Long-Run Economic Growth
The most important factor determining continued advances in living standards is productivity growth, defined as the rate of increase in how much a worker can produce in an hour of work. Over time, sustained increases in productivity are necessary to support rising household incomes.
Here the recent data have been disappointing. The growth rate of output per hour worked in the business sector has averaged about 1‑1/4 percent per year since the recession began in late 2007 and has been essentially flat over the past year. In contrast, annual productivity gains averaged 2-3/4 percent over the decade preceding the Great Recession.

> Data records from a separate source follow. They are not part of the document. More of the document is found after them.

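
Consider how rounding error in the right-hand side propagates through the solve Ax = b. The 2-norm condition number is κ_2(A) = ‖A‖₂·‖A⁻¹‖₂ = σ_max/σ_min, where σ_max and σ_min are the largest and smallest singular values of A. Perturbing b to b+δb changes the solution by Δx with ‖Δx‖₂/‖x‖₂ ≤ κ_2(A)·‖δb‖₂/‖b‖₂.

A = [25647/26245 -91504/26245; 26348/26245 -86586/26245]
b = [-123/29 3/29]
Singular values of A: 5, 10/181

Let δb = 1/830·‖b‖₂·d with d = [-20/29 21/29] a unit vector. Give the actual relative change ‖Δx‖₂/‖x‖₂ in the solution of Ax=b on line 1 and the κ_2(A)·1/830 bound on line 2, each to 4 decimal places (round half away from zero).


from the listed singular values, σ₁ = 5, σ_n = 10/181
κ_2(A) = 5 / (10/181) = 90.5000
worst-case relative error ≤ 90.5000 × 1/830 = 0.1090
solve Ax = b  →  x = [51.9600 15.7800]
‖b‖ = 4.2426, ‖x‖ = 54.3033
re-solving with b+δb shifts x by Δx of norm 0.0925
realised ‖Δx‖/‖x‖ = 0.0017
so the bound overstates the realised error by a factor of ≈ 63.9971 (computed from the unrounded values)

0.0017
0.1090


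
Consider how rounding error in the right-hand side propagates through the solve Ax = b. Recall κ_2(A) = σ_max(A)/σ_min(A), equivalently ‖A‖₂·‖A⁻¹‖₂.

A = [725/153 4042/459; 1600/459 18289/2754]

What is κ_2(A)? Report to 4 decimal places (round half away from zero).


202.5000

form AᵀA = [7290625/210681 41005250/632043; 41005250/632043 922647025/7584516] with trace 4100725/26244 and determinant 15625/26244
λ_max, λ_min = (4100725/26244 ± √16814305275625/688747536)/2 = 625/4, 25/6561
κ = σ_max/σ_min = (25/2)/(5/81) = 202.5000


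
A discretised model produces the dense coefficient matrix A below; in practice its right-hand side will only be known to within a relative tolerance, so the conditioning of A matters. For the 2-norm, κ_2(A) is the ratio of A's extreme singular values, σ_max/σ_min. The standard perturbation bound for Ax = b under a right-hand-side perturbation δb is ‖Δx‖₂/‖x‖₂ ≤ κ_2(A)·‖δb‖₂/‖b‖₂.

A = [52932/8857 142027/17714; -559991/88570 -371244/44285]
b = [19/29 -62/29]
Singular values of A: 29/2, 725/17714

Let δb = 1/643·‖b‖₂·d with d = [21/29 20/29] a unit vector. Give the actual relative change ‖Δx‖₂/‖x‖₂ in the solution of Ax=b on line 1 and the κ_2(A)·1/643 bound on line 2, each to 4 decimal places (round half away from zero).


0.0035
0.5510

largest singular value 29/2, smallest 725/17714
κ = σ_max/σ_min = (29/2)/(725/17714) = 354.2800
worst-case relative error ≤ 354.2800 × 1/643 = 0.5510
solve Ax = b  →  x = [19.6292 -14.5495]
2-norm of b is 2.2361; of x, 24.4335
Δx = A⁻¹·δb where δb = 1/643·2.2361·d; ‖Δx‖ = 0.0850
relative error = 0.0035
tightness: 0.0035 against a bound of 0.5510 (unrounded ratio ≈ 0.0063)


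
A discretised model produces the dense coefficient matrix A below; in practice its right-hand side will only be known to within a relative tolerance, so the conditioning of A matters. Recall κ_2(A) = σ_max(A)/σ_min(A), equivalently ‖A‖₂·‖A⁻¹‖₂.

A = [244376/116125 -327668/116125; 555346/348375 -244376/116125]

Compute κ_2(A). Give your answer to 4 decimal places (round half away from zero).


AᵀA = [33835433764/4854605625 -15037432784/1618201875; -15037432784/1618201875 6683437904/539400625]; tr = 3759454996/194184225, det = 937024/194184225
char-poly roots: 484/25 and 1936/7767369
κ_2(A) = √(λ_max/λ_min) = √((484/25) / (1936/7767369)) = 278.7000

278.7000


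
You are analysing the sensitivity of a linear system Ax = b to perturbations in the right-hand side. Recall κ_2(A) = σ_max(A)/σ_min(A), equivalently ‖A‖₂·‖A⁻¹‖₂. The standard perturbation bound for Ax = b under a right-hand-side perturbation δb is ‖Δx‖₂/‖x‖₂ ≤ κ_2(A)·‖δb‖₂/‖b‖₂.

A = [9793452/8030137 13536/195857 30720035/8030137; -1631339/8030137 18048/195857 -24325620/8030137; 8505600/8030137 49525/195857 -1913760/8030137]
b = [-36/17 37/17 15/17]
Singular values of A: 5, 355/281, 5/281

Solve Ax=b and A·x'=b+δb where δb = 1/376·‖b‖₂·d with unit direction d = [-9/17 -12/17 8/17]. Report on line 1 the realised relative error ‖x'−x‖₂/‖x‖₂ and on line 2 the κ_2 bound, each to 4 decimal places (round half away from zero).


0.4759
0.7473

σ_max = 5, σ_min = 5/281
κ_2(A) = 5 / (5/281) = 281.0000
bound on ‖Δx‖/‖x‖: κ·ε = 281.0000·1/376 = 0.7473
solve Ax = b  →  x = [0.6217 0.1738 -0.7549]
2-norm of b is 3.1623; of x, 0.9933
δb = ε·‖b‖·d = [-0.0045 -0.0059 0.0040]; solving A·Δx = δb gives ‖Δx‖ = 0.4727
relative error = 0.4759
tightness: 0.4759 against a bound of 0.7473 (unrounded ratio ≈ 0.6368)


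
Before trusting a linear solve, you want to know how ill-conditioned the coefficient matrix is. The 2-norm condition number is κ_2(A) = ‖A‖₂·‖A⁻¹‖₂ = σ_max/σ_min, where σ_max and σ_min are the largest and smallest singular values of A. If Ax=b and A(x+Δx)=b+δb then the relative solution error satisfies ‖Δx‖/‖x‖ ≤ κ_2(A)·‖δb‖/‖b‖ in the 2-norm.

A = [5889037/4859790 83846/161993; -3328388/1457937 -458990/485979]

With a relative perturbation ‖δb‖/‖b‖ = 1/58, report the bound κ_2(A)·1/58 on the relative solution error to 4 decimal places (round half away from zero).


AᵀA = [4913299235089/735494912100 34119235031/12258248535; 34119235031/12258248535 947900296/817216569]; tr = 34120766281/4352040900, det = 60025/43520409
λ_max, λ_min = (34120766281/4352040900 ± √1164122199100617570961/18940259995272810000)/2 = 196/25, 30625/174081636
σ_max=√(196/25)=(14/5), σ_min=√(30625/174081636)=(175/13194) → κ = 211.1040
bound on ‖Δx‖/‖x‖: κ·ε = 211.1040·1/58 = 3.6397

3.6397


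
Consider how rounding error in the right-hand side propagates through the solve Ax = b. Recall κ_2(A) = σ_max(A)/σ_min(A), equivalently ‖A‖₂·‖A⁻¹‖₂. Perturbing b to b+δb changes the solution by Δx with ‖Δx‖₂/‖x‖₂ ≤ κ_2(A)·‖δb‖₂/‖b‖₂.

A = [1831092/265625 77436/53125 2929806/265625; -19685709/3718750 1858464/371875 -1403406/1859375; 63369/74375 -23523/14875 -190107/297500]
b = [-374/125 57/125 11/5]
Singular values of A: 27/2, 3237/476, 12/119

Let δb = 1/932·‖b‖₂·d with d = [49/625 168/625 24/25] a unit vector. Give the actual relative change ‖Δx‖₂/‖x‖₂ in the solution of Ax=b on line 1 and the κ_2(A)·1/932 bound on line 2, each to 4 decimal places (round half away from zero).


0.0020
0.1436

σ_max = 27/2, σ_min = 12/119
κ = σ_max/σ_min = (27/2)/(12/119) = 133.8750
κ_2(A)·‖δb‖/‖b‖ = 0.1436
solve Ax = b  →  x = [-12.7561 -12.0176 9.2893]
2-norm of b is 3.7417; of x, 19.8351
re-solving with b+δb shifts x by Δx of norm 0.0398
relative error = 0.0020
tightness: 0.0020 against a bound of 0.1436 (unrounded ratio ≈ 0.0140)


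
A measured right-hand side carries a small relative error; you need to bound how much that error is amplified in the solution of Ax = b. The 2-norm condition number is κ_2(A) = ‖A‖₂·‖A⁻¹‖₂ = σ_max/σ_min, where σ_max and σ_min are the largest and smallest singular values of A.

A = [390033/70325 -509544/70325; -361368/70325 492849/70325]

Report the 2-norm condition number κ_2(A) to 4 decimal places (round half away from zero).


M = AᵀA = [336162393/5880625 -448084224/5880625; -448084224/5880625 597544857/5880625]. tr(M)=7469658/47045, det(M)=15752961/5880625
eigenvalues of AᵀA: λ = (tr ± √(tr²−4·det))/2 = 3969/25, 3969/235225
κ_2(A) = √(λ_max/λ_min) = √((3969/25) / (3969/235225)) = 97.0000

97.0000


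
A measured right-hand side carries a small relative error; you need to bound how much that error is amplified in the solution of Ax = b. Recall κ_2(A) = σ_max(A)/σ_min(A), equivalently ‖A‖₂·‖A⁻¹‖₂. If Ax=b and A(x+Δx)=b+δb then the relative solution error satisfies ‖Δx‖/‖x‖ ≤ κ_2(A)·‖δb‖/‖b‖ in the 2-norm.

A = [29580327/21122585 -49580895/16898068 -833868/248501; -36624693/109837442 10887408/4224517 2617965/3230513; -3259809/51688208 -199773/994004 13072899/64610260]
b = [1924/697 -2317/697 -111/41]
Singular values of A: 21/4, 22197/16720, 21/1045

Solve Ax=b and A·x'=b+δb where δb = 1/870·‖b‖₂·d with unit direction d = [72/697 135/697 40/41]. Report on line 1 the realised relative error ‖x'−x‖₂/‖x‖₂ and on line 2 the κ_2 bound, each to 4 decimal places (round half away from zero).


0.0020
0.3003

largest singular value 21/4, smallest 21/1045
κ_2(A) = (21/4) / (21/1045) = 261.2500
worst-case relative error ≤ 261.2500 × 1/870 = 0.3003
solve Ax = b  →  x = [-137.8099 -1.0712 -57.3991]
2-norm of b is 5.0990; of x, 149.2896
Δx = A⁻¹·δb where δb = 1/870·5.0990·d; ‖Δx‖ = 0.2917
relative error = 0.0020
tightness: 0.0020 against a bound of 0.3003 (unrounded ratio ≈ 0.0065)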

I mentioned earlier the sluggish pace of wage gains in recent years, and while I do think that this is evidence of some persisting labor market slack, it also may reflect, at least in part, fairly weak productivity growth.
There are many unanswered questions about what has slowed productivity growth in recent years and about the prospects for productivity growth in the longer run. But we do know that productivity ultimately depends on many factors, including our workforce’s knowledge and skills along with the quantity and quality of the capital equipment, technology, and infrastructure that they have to work with.
Yellen really did not shed any light on anything. Of course, the Fed can never shed any light on anything.
As pertains to monetary policy, I can sum up her speech in one line: “We don’t know, and nobody else does either.“
As pertains to inflation, we do know she remains totally clueless. The idea we need inflation so the Fed can react with interest rates cuts to stimulate the economy is patently absurd.
Unfortunately, people hear that from the Fed and clueless Keynesian economists so many times they come to believe it even as they hold two contradictory ideas in their head at the same time.
- Consumers believe lower prices are good so their dollar goes further
- They believe nonsense from the Fed that inflation is good
Yellen says low inflation makes it “difficult for households and firms to pay off their debts“.
She never once entertained the notion that Fed monetary policy induces people and businesses to take on too much debt in the first place.
Economy is Not a Truck
The economy cannot be steered like a truck on a winding road. The idea that a group of central planners can sit in a room and decide the appropriate interest rates, the appropriate employment, the appropriate money supply, and the appropriate level of growth is more absurd than the idea that Soviet central planners could determine the precise amount of steel to produce.
It is far more difficult to set appropriate money supply and interest rates than it would be to centrally plan the price of orange juice.
Yet, people expect the Fed to accurately set monetary policy, even though their eyebrows would leave their face if the Fed decided to dictate the price of orange juice.
Central Bank Results
The results speak for themselves: The Fed has blown stock market bubble after bubble, each with increasing amplitude.
- China is in a panic stock market decline and a massive housing bubble as a culmination of its manipulative efforts.
- Japan is in the midst of a central-bank crisis of its own, with a debt-to-GDP ratio of about 250%, the highest in the developed world.
- In the US, the equity and junk bond markets are in a massive bubble the Fed does not even see. Of course, the Fed did not see the dot-com crash, the housing bubble, or the great recession either.
- In Europe, the ECB’s “one size fits Germany” interest rate policy has created a massive mess.
- Globally, central bank manipulations are at the very heart of the rising income inequality that Yellen occasionally rants about.
Reflections on “Uncertainty”
The Fed never sees the problems it fosters until the bubbles burst.
The only thing “uncertain” is when the various bubbles blow up. That’s what Yellen is really saying; she just doesn’t realize it.